/
Sakai Data Storage - Campus Installations

Sakai Data Storage - Campus Installations

Sakai Data Storage - Campus Installations

Existing File System - AFS

Currently, UC Davis people have home directories in AFS space, and that CourseManagement also utilizes this space.

  1. User's AFS Space Allocation
    User space in AFS is in the form of the directory stucture below:
    Ex.
    /afs/home.ucdavis.edu/home/sn/samerson
    Above, sn is the first initial of firstname, and last initial of lastname.
  1. Course AFS Space Allocation
    AFS space for courses is allocated via CRN, and CourseManagement in MyUCDavis writes data to this directory. The ACL is the MyUCDavis user.
    Ex.
    /afs/.ucdavis.edu/myucd/class/200603/ARE112001/
    Above uses TermCodeCRN, and class uniqueness

Problem Statement

In order to store content in AFS, to enable clustering in Sakai app servers, we must consider certain questions. Here are some of these questions, and respective brief answers to them:
Further information and discussion on the answers to these questions may be found on child pages (e.g. AFS File Mappings, etc)

1. How do we integrate Sakai's resources and our current AFS file system?
*Answer: via replacing ContentHostingService with our own implementation for AFS storage. The current ContentHostingService, backed by DbContentService provides minimal file storage capability

2. When user's create worksites, how does this get mapped?
*Answer:
For user worksites, those would resolve to their current afs home mapping scheme (e.g. home/sn/samerson)
For other worksites, the /afs/ root will be used as a starting point to store content. Project sites will have 2 types (user project sites, and institutional project sites), and course sites will be stored via /TermCode/CRN/Sakai instance structure. See AFS File Mapping documentation for more details.
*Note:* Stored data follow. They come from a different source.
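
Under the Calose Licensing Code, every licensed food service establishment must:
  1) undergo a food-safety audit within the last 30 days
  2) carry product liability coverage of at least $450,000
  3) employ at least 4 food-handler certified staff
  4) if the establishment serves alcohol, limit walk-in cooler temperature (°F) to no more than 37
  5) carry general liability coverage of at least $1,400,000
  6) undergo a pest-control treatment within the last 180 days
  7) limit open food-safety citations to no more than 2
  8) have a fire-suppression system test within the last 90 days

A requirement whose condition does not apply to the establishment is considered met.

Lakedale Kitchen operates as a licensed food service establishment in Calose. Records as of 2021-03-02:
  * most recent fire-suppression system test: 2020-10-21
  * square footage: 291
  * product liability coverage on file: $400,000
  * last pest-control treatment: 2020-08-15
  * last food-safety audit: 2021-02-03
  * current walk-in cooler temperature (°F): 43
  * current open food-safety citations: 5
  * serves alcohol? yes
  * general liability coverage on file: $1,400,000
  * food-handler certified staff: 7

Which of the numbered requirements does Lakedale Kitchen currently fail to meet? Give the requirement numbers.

1. food-safety audit 27 days ago vs limit 30 → met
2. product liability coverage $400,000 < $450,000 → not met
3. food-handler certified staff 7 ≥ 4 → met
4. condition 'serves alcohol' holds; walk-in cooler temperature (°F) 43 > 37 → not met
5. general liability coverage $1,400,000 ≥ $1,400,000 → met
6. pest-control treatment 199 days ago vs limit 180 → not met
7. open food-safety citations 5 > 2 → not met
8. fire-suppression system test 132 days ago vs limit 90 → not met
Not met: 2, 4, 6, 7, 8

2, 4, 6, 7, 8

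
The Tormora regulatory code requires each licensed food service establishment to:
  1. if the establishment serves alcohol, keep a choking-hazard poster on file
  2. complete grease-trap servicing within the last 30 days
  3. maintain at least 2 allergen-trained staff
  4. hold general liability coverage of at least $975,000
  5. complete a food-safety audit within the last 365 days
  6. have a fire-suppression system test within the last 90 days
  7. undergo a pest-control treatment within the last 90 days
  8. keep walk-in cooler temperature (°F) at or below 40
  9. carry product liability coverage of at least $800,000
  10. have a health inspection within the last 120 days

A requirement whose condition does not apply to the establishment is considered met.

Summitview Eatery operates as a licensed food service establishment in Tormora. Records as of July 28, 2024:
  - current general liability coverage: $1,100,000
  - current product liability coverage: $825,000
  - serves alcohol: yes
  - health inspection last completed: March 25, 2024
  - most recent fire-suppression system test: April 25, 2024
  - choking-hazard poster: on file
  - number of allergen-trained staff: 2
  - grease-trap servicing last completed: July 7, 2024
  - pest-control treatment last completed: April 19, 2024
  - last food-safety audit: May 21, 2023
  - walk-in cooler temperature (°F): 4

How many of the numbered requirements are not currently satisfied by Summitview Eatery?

4

1. condition 'serves alcohol' holds; choking-hazard poster present → met
2. grease-trap servicing 21 days ago vs limit 30 → met
3. allergen-trained staff 2 ≥ 2 → met
4. general liability coverage $1,100,000 ≥ $975,000 → met
5. food-safety audit 434 days ago vs limit 365 → not met
6. fire-suppression system test 94 days ago vs limit 90 → not met
7. pest-control treatment 100 days ago vs limit 90 → not met
8. walk-in cooler temperature (°F) 4 ≤ 40 → met
9. product liability coverage $825,000 ≥ $800,000 → met
10. health inspection 125 days ago vs limit 120 → not met
Not met: 4 of 10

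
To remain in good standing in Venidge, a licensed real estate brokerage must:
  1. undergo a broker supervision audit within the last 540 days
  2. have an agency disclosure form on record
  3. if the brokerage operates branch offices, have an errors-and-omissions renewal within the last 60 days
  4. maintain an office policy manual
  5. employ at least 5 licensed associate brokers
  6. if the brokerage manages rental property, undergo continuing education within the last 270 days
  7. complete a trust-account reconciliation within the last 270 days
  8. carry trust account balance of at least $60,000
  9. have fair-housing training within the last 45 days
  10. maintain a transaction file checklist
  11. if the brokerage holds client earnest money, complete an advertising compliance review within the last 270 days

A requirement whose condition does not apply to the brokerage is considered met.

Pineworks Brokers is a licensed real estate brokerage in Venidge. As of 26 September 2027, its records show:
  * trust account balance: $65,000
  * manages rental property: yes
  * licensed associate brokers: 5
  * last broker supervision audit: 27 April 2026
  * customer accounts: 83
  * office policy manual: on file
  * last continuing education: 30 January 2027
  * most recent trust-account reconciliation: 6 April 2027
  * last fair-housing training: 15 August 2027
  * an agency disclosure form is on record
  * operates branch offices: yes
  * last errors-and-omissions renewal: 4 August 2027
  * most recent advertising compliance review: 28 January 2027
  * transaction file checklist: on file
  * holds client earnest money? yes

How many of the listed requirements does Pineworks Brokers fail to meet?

1. broker supervision audit 517 days ago vs limit 540 → met
2. agency disclosure form present → met
3. condition 'operates branch offices' holds; errors-and-omissions renewal 53 days ago vs limit 60 → met
4. office policy manual present → met
5. licensed associate brokers 5 ≥ 5 → met
6. condition 'manages rental property' holds; continuing education 239 days ago vs limit 270 → met
7. trust-account reconciliation 173 days ago vs limit 270 → met
8. trust account balance $65,000 ≥ $60,000 → met
9. fair-housing training 42 days ago vs limit 45 → met
10. transaction file checklist present → met
11. condition 'holds client earnest money' holds; advertising compliance review 241 days ago vs limit 270 → met
Not met: 0 of 11

0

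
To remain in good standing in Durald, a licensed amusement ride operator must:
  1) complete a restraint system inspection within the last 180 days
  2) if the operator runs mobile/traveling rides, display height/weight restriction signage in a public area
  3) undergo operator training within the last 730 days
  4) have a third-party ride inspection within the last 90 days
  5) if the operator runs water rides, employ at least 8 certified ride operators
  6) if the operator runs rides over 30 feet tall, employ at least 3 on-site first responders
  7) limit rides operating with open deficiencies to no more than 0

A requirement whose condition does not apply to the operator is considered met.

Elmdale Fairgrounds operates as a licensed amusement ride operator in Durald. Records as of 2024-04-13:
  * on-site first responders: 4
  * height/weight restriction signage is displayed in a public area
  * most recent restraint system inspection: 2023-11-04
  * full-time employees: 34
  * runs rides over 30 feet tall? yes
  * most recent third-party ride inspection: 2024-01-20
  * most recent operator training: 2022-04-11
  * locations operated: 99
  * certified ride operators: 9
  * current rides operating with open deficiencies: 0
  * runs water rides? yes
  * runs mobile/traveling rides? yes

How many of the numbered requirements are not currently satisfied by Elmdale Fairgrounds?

1. restraint system inspection 161 days ago vs limit 180 → met
2. condition 'runs mobile/traveling rides' holds; height/weight restriction signage present → met
3. operator training 733 days ago vs limit 730 → not met
4. third-party ride inspection 84 days ago vs limit 90 → met
5. condition 'runs water rides' holds; certified ride operators 9 ≥ 8 → met
6. condition 'runs rides over 30 feet tall' holds; on-site first responders 4 ≥ 3 → met
7. rides operating with open deficiencies 0 ≤ 0 → met
Not met: 1 of 7

1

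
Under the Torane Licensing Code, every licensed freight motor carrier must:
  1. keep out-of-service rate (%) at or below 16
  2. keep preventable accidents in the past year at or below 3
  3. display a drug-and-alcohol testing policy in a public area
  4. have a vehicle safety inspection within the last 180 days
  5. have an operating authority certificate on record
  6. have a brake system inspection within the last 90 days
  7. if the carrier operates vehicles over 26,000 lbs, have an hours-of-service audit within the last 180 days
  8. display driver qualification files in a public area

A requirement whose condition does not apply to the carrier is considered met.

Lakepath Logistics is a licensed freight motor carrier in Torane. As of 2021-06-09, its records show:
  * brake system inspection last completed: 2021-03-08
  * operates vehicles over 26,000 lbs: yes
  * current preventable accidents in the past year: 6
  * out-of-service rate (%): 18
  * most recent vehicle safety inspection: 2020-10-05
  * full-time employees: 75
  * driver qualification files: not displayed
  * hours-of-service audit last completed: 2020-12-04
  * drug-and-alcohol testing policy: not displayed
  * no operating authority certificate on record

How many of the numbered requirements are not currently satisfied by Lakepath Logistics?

8

1. out-of-service rate (%) 18 > 16 → not met
2. preventable accidents in the past year 6 > 3 → not met
3. drug-and-alcohol testing policy absent → not met
4. vehicle safety inspection 247 days ago vs limit 180 → not met
5. operating authority certificate absent → not met
6. brake system inspection 93 days ago vs limit 90 → not met
7. condition 'operates vehicles over 26,000 lbs' holds; hours-of-service audit 187 days ago vs limit 180 → not met
8. driver qualification files absent → not met
Not met: 8 of 8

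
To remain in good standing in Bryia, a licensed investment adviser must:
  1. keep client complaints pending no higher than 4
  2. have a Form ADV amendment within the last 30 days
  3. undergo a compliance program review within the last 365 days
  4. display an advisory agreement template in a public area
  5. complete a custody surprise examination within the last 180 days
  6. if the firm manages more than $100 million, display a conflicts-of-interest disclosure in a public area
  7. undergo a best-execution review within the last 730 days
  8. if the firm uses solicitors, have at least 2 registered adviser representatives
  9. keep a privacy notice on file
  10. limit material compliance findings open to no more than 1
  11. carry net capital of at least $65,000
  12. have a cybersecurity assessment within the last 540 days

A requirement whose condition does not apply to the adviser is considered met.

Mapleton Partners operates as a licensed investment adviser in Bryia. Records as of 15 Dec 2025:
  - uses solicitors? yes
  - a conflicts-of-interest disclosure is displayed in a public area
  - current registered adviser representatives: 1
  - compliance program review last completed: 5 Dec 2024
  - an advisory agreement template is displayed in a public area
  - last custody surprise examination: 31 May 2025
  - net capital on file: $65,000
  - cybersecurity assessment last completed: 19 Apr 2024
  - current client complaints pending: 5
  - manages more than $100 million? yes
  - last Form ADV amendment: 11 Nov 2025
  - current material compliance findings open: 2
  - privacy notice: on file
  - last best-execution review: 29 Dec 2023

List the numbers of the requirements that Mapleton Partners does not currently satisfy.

1, 2, 3, 5, 8, 10, 12

1. client complaints pending 5 > 4 → not met
2. Form ADV amendment 34 days ago vs limit 30 → not met
3. compliance program review 375 days ago vs limit 365 → not met
4. advisory agreement template present → met
5. custody surprise examination 198 days ago vs limit 180 → not met
6. condition 'manages more than $100 million' holds; conflicts-of-interest disclosure present → met
7. best-execution review 717 days ago vs limit 730 → met
8. condition 'uses solicitors' holds; registered adviser representatives 1 < 2 → not met
9. privacy notice present → met
10. material compliance findings open 2 > 1 → not met
11. net capital $65,000 ≥ $65,000 → met
12. cybersecurity assessment 605 days ago vs limit 540 → not met
Not met: 1, 2, 3, 5, 8, 10, 12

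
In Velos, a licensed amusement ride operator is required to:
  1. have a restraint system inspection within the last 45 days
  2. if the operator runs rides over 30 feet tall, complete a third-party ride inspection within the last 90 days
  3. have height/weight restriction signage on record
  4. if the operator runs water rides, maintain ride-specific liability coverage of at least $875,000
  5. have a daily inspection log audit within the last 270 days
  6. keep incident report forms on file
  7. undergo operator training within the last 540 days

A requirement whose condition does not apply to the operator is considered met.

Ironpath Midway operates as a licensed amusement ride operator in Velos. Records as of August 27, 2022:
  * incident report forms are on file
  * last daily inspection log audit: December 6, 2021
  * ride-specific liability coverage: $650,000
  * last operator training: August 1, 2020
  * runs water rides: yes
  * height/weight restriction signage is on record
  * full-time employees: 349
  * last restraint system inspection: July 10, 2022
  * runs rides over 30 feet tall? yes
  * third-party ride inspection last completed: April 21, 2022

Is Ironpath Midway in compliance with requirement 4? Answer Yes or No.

No

4. condition 'runs water rides' holds; ride-specific liability coverage $650,000 < $875,000 → not met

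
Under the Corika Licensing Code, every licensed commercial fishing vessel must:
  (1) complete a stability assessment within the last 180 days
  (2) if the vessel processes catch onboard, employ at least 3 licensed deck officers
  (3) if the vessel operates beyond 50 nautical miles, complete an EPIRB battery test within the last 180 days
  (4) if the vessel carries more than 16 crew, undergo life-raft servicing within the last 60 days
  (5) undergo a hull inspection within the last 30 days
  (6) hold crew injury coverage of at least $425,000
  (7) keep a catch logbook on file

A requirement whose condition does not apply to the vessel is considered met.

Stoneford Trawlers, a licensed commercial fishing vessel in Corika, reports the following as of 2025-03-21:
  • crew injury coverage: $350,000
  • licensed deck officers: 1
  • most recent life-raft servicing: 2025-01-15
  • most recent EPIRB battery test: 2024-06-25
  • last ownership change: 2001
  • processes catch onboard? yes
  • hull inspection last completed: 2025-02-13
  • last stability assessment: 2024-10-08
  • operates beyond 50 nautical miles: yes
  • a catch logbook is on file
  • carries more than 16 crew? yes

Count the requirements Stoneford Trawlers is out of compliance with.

5

1. stability assessment 164 days ago vs limit 180 → met
2. condition 'processes catch onboard' holds; licensed deck officers 1 < 3 → not met
3. condition 'operates beyond 50 nautical miles' holds; EPIRB battery test 269 days ago vs limit 180 → not met
4. condition 'carries more than 16 crew' holds; life-raft servicing 65 days ago vs limit 60 → not met
5. hull inspection 36 days ago vs limit 30 → not met
6. crew injury coverage $350,000 < $425,000 → not met
7. catch logbook present → met
Not met: 5 of 7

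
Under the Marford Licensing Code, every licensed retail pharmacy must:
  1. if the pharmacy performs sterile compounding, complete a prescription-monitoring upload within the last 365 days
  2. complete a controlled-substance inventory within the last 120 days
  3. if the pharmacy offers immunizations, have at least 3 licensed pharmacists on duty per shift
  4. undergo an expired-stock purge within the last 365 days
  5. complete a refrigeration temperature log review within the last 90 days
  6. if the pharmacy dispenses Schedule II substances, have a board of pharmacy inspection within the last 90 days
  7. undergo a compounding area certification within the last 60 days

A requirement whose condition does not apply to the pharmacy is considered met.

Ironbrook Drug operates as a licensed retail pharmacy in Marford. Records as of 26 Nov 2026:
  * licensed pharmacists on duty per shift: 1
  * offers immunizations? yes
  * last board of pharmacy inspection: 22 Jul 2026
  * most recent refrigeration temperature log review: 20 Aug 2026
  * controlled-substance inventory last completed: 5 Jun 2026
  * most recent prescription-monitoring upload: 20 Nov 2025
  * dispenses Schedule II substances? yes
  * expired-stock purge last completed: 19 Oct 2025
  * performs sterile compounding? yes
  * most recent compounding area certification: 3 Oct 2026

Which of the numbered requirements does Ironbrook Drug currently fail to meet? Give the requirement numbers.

1, 2, 3, 4, 5, 6

1. condition 'performs sterile compounding' holds; prescription-monitoring upload 371 days ago vs limit 365 → not met
2. controlled-substance inventory 174 days ago vs limit 120 → not met
3. condition 'offers immunizations' holds; licensed pharmacists on duty per shift 1 < 3 → not met
4. expired-stock purge 403 days ago vs limit 365 → not met
5. refrigeration temperature log review 98 days ago vs limit 90 → not met
6. condition 'dispenses Schedule II substances' holds; board of pharmacy inspection 127 days ago vs limit 90 → not met
7. compounding area certification 54 days ago vs limit 60 → met
Not met: 1, 2, 3, 4, 5, 6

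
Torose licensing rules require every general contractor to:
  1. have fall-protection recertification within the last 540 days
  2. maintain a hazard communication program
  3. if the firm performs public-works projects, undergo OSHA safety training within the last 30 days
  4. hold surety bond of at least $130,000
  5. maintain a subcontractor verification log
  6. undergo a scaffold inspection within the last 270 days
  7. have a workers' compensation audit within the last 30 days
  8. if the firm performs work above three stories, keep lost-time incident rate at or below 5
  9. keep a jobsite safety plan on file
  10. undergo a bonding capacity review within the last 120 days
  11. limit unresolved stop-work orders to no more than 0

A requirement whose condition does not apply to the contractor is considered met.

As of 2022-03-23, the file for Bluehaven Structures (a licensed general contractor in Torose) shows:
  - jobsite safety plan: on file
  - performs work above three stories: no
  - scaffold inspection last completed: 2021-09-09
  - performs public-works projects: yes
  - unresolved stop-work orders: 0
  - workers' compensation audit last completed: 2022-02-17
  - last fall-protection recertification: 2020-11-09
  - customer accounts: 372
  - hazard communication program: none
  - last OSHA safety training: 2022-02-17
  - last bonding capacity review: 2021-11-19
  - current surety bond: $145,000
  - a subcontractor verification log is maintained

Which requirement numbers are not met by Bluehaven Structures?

1. fall-protection recertification 499 days ago vs limit 540 → met
2. hazard communication program absent → not met
3. condition 'performs public-works projects' holds; OSHA safety training 34 days ago vs limit 30 → not met
4. surety bond $145,000 ≥ $130,000 → met
5. subcontractor verification log present → met
6. scaffold inspection 195 days ago vs limit 270 → met
7. workers' compensation audit 34 days ago vs limit 30 → not met
8. condition 'performs work above three stories' does not hold → requirement n/a → met
9. jobsite safety plan present → met
10. bonding capacity review 124 days ago vs limit 120 → not met
11. unresolved stop-work orders 0 ≤ 0 → met
Not met: 2, 3, 7, 10

2, 3, 7, 10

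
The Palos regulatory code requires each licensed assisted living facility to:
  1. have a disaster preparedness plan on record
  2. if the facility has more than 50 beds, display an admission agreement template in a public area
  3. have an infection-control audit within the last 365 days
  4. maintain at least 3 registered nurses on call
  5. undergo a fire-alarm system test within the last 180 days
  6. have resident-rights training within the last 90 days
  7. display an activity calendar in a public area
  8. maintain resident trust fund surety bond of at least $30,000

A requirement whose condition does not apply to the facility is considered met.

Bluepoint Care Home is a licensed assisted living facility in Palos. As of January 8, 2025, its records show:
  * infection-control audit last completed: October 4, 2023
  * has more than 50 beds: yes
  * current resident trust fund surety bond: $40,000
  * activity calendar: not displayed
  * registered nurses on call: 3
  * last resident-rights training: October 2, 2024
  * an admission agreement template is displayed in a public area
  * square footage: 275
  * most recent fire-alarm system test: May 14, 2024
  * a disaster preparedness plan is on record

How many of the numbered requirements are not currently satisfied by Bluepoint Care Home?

4

1. disaster preparedness plan present → met
2. condition 'has more than 50 beds' holds; admission agreement template present → met
3. infection-control audit 462 days ago vs limit 365 → not met
4. registered nurses on call 3 ≥ 3 → met
5. fire-alarm system test 239 days ago vs limit 180 → not met
6. resident-rights training 98 days ago vs limit 90 → not met
7. activity calendar absent → not met
8. resident trust fund surety bond $40,000 ≥ $30,000 → met
Not met: 4 of 8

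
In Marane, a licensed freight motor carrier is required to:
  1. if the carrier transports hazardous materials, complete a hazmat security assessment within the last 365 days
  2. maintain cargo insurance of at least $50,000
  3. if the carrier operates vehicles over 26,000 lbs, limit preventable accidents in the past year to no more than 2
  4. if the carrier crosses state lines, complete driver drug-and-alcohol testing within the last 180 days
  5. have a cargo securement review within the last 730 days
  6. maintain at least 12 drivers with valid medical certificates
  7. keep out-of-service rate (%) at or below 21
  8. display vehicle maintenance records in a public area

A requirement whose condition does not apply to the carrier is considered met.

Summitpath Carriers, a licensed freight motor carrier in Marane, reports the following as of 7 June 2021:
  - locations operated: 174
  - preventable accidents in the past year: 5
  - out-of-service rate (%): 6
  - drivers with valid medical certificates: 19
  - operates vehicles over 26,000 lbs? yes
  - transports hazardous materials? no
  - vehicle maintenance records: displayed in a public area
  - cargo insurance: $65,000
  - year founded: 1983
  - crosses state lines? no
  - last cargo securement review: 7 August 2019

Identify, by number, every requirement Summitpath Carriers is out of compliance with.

1. condition 'transports hazardous materials' does not hold → requirement n/a → met
2. cargo insurance $65,000 ≥ $50,000 → met
3. condition 'operates vehicles over 26,000 lbs' holds; preventable accidents in the past year 5 > 2 → not met
4. condition 'crosses state lines' does not hold → requirement n/a → met
5. cargo securement review 670 days ago vs limit 730 → met
6. drivers with valid medical certificates 19 ≥ 12 → met
7. out-of-service rate (%) 6 ≤ 21 → met
8. vehicle maintenance records present → met
Not met: 3

3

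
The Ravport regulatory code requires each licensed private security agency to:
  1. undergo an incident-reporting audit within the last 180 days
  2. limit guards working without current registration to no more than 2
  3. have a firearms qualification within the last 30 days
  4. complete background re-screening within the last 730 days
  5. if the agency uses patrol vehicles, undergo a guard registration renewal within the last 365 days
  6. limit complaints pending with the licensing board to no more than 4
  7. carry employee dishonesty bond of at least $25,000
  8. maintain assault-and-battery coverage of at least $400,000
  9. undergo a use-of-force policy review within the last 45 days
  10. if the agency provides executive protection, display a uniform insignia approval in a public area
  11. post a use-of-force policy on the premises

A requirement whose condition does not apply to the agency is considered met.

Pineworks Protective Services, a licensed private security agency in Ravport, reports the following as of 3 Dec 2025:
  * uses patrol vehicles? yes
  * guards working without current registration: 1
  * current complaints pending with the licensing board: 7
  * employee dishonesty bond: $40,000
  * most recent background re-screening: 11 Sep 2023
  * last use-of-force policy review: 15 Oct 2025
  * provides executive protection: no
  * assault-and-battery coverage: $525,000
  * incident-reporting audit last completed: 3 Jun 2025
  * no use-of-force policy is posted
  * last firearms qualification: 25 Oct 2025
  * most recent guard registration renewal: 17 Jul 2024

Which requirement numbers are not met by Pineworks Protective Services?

1. incident-reporting audit 183 days ago vs limit 180 → not met
2. guards working without current registration 1 ≤ 2 → met
3. firearms qualification 39 days ago vs limit 30 → not met
4. background re-screening 814 days ago vs limit 730 → not met
5. condition 'uses patrol vehicles' holds; guard registration renewal 504 days ago vs limit 365 → not met
6. complaints pending with the licensing board 7 > 4 → not met
7. employee dishonesty bond $40,000 ≥ $25,000 → met
8. assault-and-battery coverage $525,000 ≥ $400,000 → met
9. use-of-force policy review 49 days ago vs limit 45 → not met
10. condition 'provides executive protection' does not hold → requirement n/a → met
11. use-of-force policy absent → not met
Not met: 1, 3, 4, 5, 6, 9, 11

1, 3, 4, 5, 6, 9, 11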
3. What location will content get mapped to?
*Answer: /afs/ as root path, and according to what type of site. If this is a user workspace, the home cell will be referenced. If this is a course site, then content will be mapped under CRN per given instance. For project sites, if they are user project sites they will be mapped to user home space, according to the ownership of the project (e.g. creator). For other sites, including project sites used for institutional purposes, they will be mapped to another designated area in the content system (to be determined)

4. Do course type of worksites get stored in existing AFS CourseManagement space?
*Answer: Yes, this will get saved in the existing AFS structure, however each instance of Sakai (e.g. SmartSite, CERE) will be able to write to the content appropriately.

5. Where do project/research/ or any other non-user and non-course Sakai sites get stored?
*Answer: possibly under the /afs/ root path, but we need to determine a volume and/or whether or not the site name resolves to anything meaningful over time. Also, we need to define whether or not we are going to allow personal project sites. Institutional project sites are already determined as a requirement.

How Sakai stores content

Current Sakai architecture supports storing course and user content both inside/outside of a database. The content path can be mapped to any given path one gives it in the sakai.properties configuration file:

ref:
http://bugs.sakaiproject.org/confluence/display/FAQ/2.2.7.1+Configuration

The content below is taken from bugs.sakaiproject.org/confluence:

The best place for configuring this is the sakai.properties file.


# the file system root for content hosting's external stored files (default is null, i.e. store them in the db)
bodyPath@org.sakaiproject.service.legacy.content.ContentHostingService =${sakai.home}content


Enable the above line, and point at the root folder for the files to be stored.


# when storing content hosting's body bits in files, an optional set of folders just within the content.filesystem.root

# to act as volumes to distribute the files among - a comma separate list of folders.  If left out, no volumes will be used.
bodyVolumes@org.sakaiproject.service.legacy.content.ContentHostingService = v1,v2,v3


Enable the above line, and set the list of "volumes" for storage.  You can specify one or more volume names, comma separated on this line.  These are folders under the file system root.  Files will be distributed among these volumes.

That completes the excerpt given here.